La sacra rappresentazione dove non c'è spazio per lo scientismo: «Ad deum qui laetificat juventutem meam», anche se sono vecchio.
«...ut intres sub tectum meum», che mi trasformava in centurione fedele.
Davide, il Signore degli Eserciti, l'antichità che ci dava forza nella modernità irridente, il vino che diventa sangue.
Mi manca l'infanzia che la liturgia ci donava, dove tutti i miracoli sono possibili, checchè ne dicano Veronesi o Odifreddi.
E non devo essere il solo.

Un altro lettore mi manda l'intervista che, su «Firenze-epolis», ha rilasciato tal Lindo Ferretti: a me sconosciuto, ma è stato «leader del complesso rock CCCP, poi  chiamato  CSI, complesso di musica punk, molto dura, e di ispirazione comunista».
Ecco alcune delle cose che dice l'ex CCCP:
«Parola sacra, preghiera rivelata, perde fascino che è legame se tradotta.
La traduzione serve a capire, fin dove si può, il testo e come tale è indispensabile, ma manca di suoni il respiro, il soffio e perde potenza.
E' stata la riforma degli anni sessanta a produrre il vuoto nelle Chiese (maiuscolo nel testo).
La liturgia deve avere fascino misterico.
Non tutto può essere compreso.
Altrimenti, invece che assistere alla Sacra Messa, ci dovremmo recare in una scuola.
La componente religiosa ha un'aura sacrale che deve essere rispettata.
Quando questo non accade più e i giovani vanno a ricercare il quid altrove.
Ed ecco il risultato.
La realtà è che la pochezza dell'attuale liturgia, tutta votata alla parola e alla comunità, produce  forme di rito paraprotestanti.
Personalmente non ne posso più.
Il latino è solo l'aspetto più facilmente riscontrabile ma c'è tutto il resto.
Mi riferisco ai paramenti, alla ritualità nel suo complesso.
Perché forma è sostanza e la liturgia funziona anche senza gente.
Non è una questione di pubblico, mi creda.
E oggi cosa accade?
Siamo costretti a sorbirci prediche scadenti, inquadrati in una razionalità che ci tarpa le ali.
Per esempio, l'uso dell'incenso è fondamentale nella liturgia.
Nel compendio della Chiesa cattolica c'è perfino una preghiera copta che accompagna il momento in cui il sacerdote utilizza il turibolo.
Mettiamoci d'accordo: lo spessore della storia non può essere diminuito, altrimenti dovremmo pensare alla croce come a un semplice incastro tra piani, tra orizzontale e verticale.
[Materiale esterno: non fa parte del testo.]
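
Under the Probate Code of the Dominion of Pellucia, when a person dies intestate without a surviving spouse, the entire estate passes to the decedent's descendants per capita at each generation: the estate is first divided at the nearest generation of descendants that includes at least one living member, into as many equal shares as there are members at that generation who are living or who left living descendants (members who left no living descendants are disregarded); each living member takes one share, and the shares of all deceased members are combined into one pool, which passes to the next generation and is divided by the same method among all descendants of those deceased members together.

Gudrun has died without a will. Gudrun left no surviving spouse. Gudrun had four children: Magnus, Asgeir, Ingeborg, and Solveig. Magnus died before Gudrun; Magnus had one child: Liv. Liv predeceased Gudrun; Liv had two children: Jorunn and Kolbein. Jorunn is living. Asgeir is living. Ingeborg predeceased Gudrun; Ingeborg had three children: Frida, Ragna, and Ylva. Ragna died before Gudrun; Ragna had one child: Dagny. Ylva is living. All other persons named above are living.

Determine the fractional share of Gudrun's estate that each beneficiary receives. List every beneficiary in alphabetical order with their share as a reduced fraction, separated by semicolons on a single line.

Asgeir 1/4; Dagny 1/12; Frida 1/8; Jorunn 1/12; Kolbein 1/12; Solveig 1/4; Ylva 1/8

There is no surviving spouse, so the entire estate passes to Gudrun's descendants per capita at each generation.
At generation 1 (Magnus, Asgeir, Ingeborg, Solveig) there are 4 shares of (1)/4 = 1/4 each.
Living: Asgeir and Solveig — each takes 1/4.
Deceased: Magnus and Ingeborg. Their combined 1/2 is pooled and carried to generation 2.
At generation 2 (Liv, Frida, Ragna, Ylva) there are 4 shares of (1/2)/4 = 1/8 each.
Living: Frida and Ylva — each takes 1/8.
Deceased: Liv and Ragna. Their combined 1/4 is pooled and carried to generation 3.
At generation 3 (Jorunn, Kolbein, Dagny) there are 3 shares of (1/4)/3 = 1/12 each.
Living: Jorunn, Kolbein, and Dagny — each takes 1/12.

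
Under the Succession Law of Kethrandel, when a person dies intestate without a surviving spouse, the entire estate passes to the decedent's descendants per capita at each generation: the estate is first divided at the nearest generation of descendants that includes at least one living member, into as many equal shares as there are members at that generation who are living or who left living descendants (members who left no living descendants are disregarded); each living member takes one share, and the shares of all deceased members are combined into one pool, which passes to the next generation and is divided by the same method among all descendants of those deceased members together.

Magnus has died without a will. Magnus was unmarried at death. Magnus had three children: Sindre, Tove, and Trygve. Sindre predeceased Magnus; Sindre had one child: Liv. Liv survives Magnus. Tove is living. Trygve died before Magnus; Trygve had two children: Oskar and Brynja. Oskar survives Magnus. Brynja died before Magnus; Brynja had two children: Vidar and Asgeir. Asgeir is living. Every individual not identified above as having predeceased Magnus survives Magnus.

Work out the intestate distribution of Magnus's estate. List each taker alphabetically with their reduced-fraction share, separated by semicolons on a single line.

Asgeir 1/9; Liv 2/9; Oskar 2/9; Tove 1/3; Vidar 1/9

There is no surviving spouse, so the entire estate passes to Magnus's descendants per capita at each generation.
At generation 1 (Sindre, Tove, Trygve) there are 3 shares of (1)/3 = 1/3 each.
Living: Tove — each takes 1/3.
Deceased: Sindre and Trygve. Their combined 2/3 is pooled and carried to generation 2.
At generation 2 (Liv, Oskar, Brynja) there are 3 shares of (2/3)/3 = 2/9 each.
Living: Liv and Oskar — each takes 2/9.
Deceased: Brynja. That 2/9 share is carried to generation 3.
At generation 3 (Vidar, Asgeir) there are 2 shares of (2/9)/2 = 1/9 each.
Living: Vidar and Asgeir — each takes 1/9.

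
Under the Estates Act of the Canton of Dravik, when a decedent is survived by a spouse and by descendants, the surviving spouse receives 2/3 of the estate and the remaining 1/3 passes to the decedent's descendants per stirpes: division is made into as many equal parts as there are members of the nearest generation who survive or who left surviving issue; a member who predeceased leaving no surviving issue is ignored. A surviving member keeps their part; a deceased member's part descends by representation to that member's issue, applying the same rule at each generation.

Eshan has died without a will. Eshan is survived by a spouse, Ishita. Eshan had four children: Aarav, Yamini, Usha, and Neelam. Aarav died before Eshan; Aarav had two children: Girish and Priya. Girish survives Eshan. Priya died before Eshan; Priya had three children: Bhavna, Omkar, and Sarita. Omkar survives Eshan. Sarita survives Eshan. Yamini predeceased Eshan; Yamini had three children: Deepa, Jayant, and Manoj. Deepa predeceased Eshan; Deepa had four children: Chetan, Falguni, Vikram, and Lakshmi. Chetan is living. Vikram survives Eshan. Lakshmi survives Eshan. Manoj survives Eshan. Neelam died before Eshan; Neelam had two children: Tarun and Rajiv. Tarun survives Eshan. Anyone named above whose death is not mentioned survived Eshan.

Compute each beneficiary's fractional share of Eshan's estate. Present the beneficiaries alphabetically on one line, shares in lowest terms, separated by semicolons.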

Quindi sono felice che le  tradizioni vengano rispettate.
L'esperimento non è andato bene, meglio tornare  all'antico...»
«Dopo il Padre Nostro mi irrigidisco. Questa roba del segno di pace è davvero insostenibile. Come se ci costringessero a cantare 'Il ponte di Bassano'.
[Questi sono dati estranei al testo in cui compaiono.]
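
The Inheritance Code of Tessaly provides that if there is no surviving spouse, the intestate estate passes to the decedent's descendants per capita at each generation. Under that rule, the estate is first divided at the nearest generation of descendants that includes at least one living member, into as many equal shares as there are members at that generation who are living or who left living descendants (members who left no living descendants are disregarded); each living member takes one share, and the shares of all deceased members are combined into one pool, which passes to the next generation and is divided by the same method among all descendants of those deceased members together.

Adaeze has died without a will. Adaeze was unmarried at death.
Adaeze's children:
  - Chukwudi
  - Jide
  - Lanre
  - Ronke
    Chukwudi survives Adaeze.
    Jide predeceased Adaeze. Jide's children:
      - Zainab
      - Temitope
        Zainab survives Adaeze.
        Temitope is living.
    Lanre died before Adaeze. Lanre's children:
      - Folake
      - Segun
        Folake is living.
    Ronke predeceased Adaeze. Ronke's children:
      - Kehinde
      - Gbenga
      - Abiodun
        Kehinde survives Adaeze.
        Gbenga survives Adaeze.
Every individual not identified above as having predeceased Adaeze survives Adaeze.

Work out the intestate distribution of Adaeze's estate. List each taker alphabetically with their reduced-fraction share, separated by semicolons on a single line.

There is no surviving spouse, so the entire estate passes to Adaeze's descendants per capita at each generation.
At generation 1 (Chukwudi, Jide, Lanre, Ronke) there are 4 shares of (1)/4 = 1/4 each.
Living: Chukwudi — each takes 1/4.
Deceased: Jide, Lanre, and Ronke. Their combined 3/4 is pooled and carried to generation 2.
At generation 2 (Zainab, Temitope, Folake, Segun, Kehinde, Gbenga, Abiodun) there are 7 shares of (3/4)/7 = 3/28 each.
Living: Zainab, Temitope, Folake, Segun, Kehinde, Gbenga, and Abiodun — each takes 3/28.

Abiodun 3/28; Chukwudi 1/4; Folake 3/28; Gbenga 3/28; Kehinde 3/28; Segun 3/28; Temitope 3/28; Zainab 3/28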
Ecco, il segno di pace e 'Il ponte di Bassano' si equivalgono.
Ma  come si fa a ridurre la pace ad una stretta di mano?
Imbarazzante».
A questo punto, l'intervistatore politicamente ovino gli chiede: E ai bambini alle prese col latino ci ha pensato?
«Certo.
Meglio il latino che la stretta di mano.
Così le parrocchie smetteranno di allevare batterie di polli che producono solo bravi moralisti e riacquisteranno la loro funzione. Che è quella di arricchire, di lasciarci attraversare il mistero in punta di piedi».

Don Abbondio Tettamanzi non sarebbe nemmeno capace di pensare cose così: ecco perchè, al punto in cui siamo, si può imparare di più da Blade Runner (il film dove il problema è l'anima immortale, e il bisogno di avere l'eternità), da questo Lindo Ferretti che chiede il mistero (era comunista ma ora, maturando, è diventato un bambino), o persino dai musulmani che hanno timor di Dio, e leggono le sue parole nell'arabo classico.
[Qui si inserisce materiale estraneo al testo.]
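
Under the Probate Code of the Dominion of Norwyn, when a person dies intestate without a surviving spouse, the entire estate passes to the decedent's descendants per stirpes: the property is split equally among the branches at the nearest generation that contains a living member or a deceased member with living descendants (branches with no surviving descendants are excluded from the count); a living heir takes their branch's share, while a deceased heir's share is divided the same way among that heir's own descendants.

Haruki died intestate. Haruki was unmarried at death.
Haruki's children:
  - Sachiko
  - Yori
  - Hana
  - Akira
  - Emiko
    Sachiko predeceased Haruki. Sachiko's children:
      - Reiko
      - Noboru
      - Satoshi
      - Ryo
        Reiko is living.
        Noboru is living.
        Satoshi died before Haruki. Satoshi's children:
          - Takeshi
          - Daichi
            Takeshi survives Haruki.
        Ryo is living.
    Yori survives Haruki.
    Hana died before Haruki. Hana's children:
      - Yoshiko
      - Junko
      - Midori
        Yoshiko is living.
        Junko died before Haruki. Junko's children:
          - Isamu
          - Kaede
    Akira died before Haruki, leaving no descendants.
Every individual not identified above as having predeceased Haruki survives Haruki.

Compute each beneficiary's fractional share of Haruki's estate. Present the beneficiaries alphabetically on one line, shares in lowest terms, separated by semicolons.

There is no surviving spouse, so the entire estate passes to Haruki's descendants per stirpes.
Akira left no surviving issue, so that branch lapses and is disregarded.
The estate is divided into 4 equal shares of 1/4 among Sachiko, Yori, Hana, Emiko.
Sachiko predeceased; the 1/4 allotted to Sachiko's branch passes to Sachiko's issue by representation.
The 1/4 is divided into 4 equal shares of 1/16 among Reiko, Noboru, Satoshi, Ryo.
Reiko is living and takes 1/16.
Noboru is living and takes 1/16.
Satoshi predeceased; the 1/16 allotted to Satoshi's branch passes to Satoshi's issue by representation.
The 1/16 is divided into 2 equal shares of 1/32 among Takeshi, Daichi.
Takeshi is living and takes 1/32.
Daichi is living and takes 1/32.
Ryo is living and takes 1/16.
Yori is living and takes 1/4.
Hana predeceased; the 1/4 allotted to Hana's branch passes to Hana's issue by representation.
The 1/4 is divided into 3 equal shares of 1/12 among Yoshiko, Junko, Midori.
Yoshiko is living and takes 1/12.
Junko predeceased; the 1/12 allotted to Junko's branch passes to Junko's issue by representation.
The 1/12 is divided into 2 equal shares of 1/24 among Isamu, Kaede.
Isamu is living and takes 1/24.
Kaede is living and takes 1/24.
Midori is living and takes 1/12.
Emiko is living and takes 1/4.

Daichi 1/32; Emiko 1/4; Isamu 1/24; Kaede 1/24; Midori 1/12; Noboru 1/16; Reiko 1/16; Ryo 1/16; Takeshi 1/32; Yori 1/4; Yoshiko 1/12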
Più da loro che dall'astuto Abbondio Tettamanzi.




1)
Si pensi dunque a cosa distruggono i soldati israeliani quando umiliano i padri palestinesi davanti ai figli piccoli, quando li legano, quando li picchiano o li  trascinano via. I bambini si scoprono di colpo indifesi, il papà è impotente, non può far nulla per me... Non stupisce che, da quel momento, vogliano solo morire uccidendo. Andare subito nel paradiso di Allah, il Padre che fa i miracoli, e che è giusto. Anche a questo speciale infanticidio spirituale si applica la minaccia di Cristo: «Se uno sarà di scandalo a questi piccoli, meglio per lui che gli si attacchi al collo una macina asinaria, e sia gettato nel fondo del mare... Guardatevi dal disprezzare uno di questi piccoli, perchè vi dico che i loro angeli contemplano continuamente il volto del Padre mio che è nei cieli».